Each year since, when August 18th pops up, I can’t help but think of those numbers carved into that tree on a day that really wasn’t unlike a lot of days I spent hanging out with Will which, I suppose, does make it memorable.

By August of ’81, I was definitely spending more time listening to the radio and becoming mesmerized by music. Here are four songs that were on Billboard‘s charts that week…

Don Felder – Heavy Metal (Takin’ a Ride)
from Heavy Metal soundtrack

It was mostly Top 40 that I was listening to as the summer ended in ’81. I might have known the term heavy metal, but I doubt that I could have named a band within the genre or described it.

Don Felder’s Heavy Metal (Takin’ a Ride) was hardly metal, but it rocked harder than a lot of the music I was hearing and, as it came from the soundtrack to an R-rated cartoon, it had added cachet for me at the time.

Thirty years later, I stiill think it’s a wickedly cool song.
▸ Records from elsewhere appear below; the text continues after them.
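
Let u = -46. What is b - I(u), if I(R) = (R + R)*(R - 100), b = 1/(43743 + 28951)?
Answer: -976425807/72694 ≈ -13432.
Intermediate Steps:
b = 1/72694 ≈ 1.3756e-5
I(R) = 2*R*(-100 + R) (I(R) = (2*R)*(-100 + R) = 2*R*(-100 + R))
b - I(u) = 1/72694 - 2*(-46)*(-100 - 46) = 1/72694 - 2*(-46)*(-146) = 1/72694 - 1*13432 = 1/72694 - 13432 = -976425807/72694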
Electric Light Orchestra – Hold On Tight
from Strange Magic: The Best Of Electric Light Orchestra

Will loved ELO. At least he loved the song Don’t Bring Me Down enough to own the 45 and, if I had a dime for every time he played it during those years, I would be writing this from a hammock…on the beach…of an island…that I owned.
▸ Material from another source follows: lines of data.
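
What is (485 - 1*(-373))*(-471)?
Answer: -404118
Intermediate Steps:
(485 - 1*(-373))*(-471) = (485 + 373)*(-471) = 858*(-471) = -404118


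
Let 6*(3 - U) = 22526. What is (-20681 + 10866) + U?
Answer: -40699/3 ≈ -13566.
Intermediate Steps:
U = -11254/3 (U = 3 - ⅙*22526 = 3 - 11263/3 = -11254/3 ≈ -3751.3)
(-20681 + 10866) + U = (-20681 + 10866) - 11254/3 = -9815 - 11254/3 = -40699/3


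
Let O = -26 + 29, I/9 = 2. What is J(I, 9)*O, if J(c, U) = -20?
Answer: -60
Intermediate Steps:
I = 18 (I = 9*2 = 18)
O = 3
J(I, 9)*O = -20*3 = -60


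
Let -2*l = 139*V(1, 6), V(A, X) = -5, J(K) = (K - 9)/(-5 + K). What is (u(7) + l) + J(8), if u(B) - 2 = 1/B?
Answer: 14671/42 ≈ 349.31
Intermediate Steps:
J(K) = (-9 + K)/(-5 + K)
u(B) = 2 + 1/B
l = 695/2 (l = -139*(-5)/2 = -1/2*(-695) = 695/2 ≈ 347.50)
(u(7) + l) + J(8) = ((2 + 1/7) + 695/2) + (-9 + 8)/(-5 + 8) = ((2 + 1/7) + 695/2) - 1/3 = (15/7 + 695/2) + (1/3)*(-1) = 4895/14 - 1/3 = 14671/42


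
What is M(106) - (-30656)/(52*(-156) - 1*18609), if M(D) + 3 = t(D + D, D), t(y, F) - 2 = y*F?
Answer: 600416935/26721 ≈ 22470.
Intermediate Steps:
t(y, F) = 2 + F*y (t(y, F) = 2 + y*F = 2 + F*y)
M(D) = -1 + 2*D² (M(D) = -3 + (2 + D*(D + D)) = -3 + (2 + D*(2*D)) = -3 + (2 + 2*D²) = -1 + 2*D²)
M(106) - (-30656)/(52*(-156) - 1*18609) = (-1 + 2*106²) - (-30656)/(52*(-156) - 1*18609) = (-1 + 2*11236) - (-30656)/(-8112 - 18609) = (-1 + 22472) - (-30656)/(-26721) = 22471 - (-30656)*(-1)/26721 = 22471 - 1*30656/26721 = 22471 - 30656/26721 = 600416935/26721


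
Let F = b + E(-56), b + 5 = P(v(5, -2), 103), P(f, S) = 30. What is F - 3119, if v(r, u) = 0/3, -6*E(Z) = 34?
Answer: -9299/3 ≈ -3099.7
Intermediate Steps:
E(Z) = -17/3 (E(Z) = -1/6*34 = -17/3)
v(r, u) = 0 (v(r, u) = 0*(1/3) = 0)
b = 25 (b = -5 + 30 = 25)
F = 58/3 (F = 25 - 17/3 = 58/3 ≈ 19.333)
F - 3119 = 58/3 - 3119 = -9299/3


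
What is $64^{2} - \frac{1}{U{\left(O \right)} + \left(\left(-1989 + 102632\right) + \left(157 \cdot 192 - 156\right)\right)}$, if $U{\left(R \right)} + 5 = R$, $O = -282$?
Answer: $\frac{533889023}{130344} \approx 4096.0$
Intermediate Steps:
$U{\left(R \right)} = -5 + R$
$64^{2} - \frac{1}{U{\left(O \right)} + \left(\left(-1989 + 102632\right) + \left(157 \cdot 192 - 156\right)\right)} = 64^{2} - \frac{1}{\left(-5 - 282\right) + \left(\left(-1989 + 102632\right) + \left(157 \cdot 192 - 156\right)\right)} = 4096 - \frac{1}{-287 + \left(100643 + \left(30144 - 156\right)\right)} = 4096 - \frac{1}{-287 + \left(100643 + 29988\right)} = 4096 - \frac{1}{-287 + 130631} = 4096 - \frac{1}{130344} = \frac{533889023}{130344}$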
Hold On Tight is effortlessly infectious like so much of ELO’s stuff. One day I truly need to delve into their catalog as any band that churned out as many catchy songs as they did likely has some equally worthwhile tracks that didn’t make it to radio.

Carl Carlton – She’s A Bad Mama Jama (She’s Built, She’s Stacked)
from Carl Carlton

There was essentially one R&B station on our dial – Blaze 103 – and I rarely strayed there as the reception was a bit spotty. So, unless the song crossed over to the pop charts, I wasn’t hearing it.

I know that I didn’t hear Carl Carlton’s She’s A Bad Mama Jama on the radio, but Will and I discovered the song on some K-Tel hits collection that he’d snagged from his sister. We immediately related to the song’s sentiment and “bad mama jama” quickly took a hallowed place in our lexicon.

Eddie Rabbitt – Step By Step
from Step By Step

Our hometown radio station had flipped from rock to country by the time the ’80s arrived. And, Eddie Rabbitt had notched a string of pop hits during the first few years of the decade, so I was quite familiar with songs like Drivin’ My Life Away and I Love A Rainy Night.

When Step By Step became a hit, each time I heard it, I thought of Angie, a red-headed tomboy in my class with whom I was smitten as I knew she was an Eddie Rabbitt fan. In some alternate universe, I undoubtedly declared my feelings for her either using the advice offered in the song or clumsily working those lyrics into some heartfelt, half-baked letter.

(I’m sure that worked out well)

In our universe, Will ended up dating her several years later.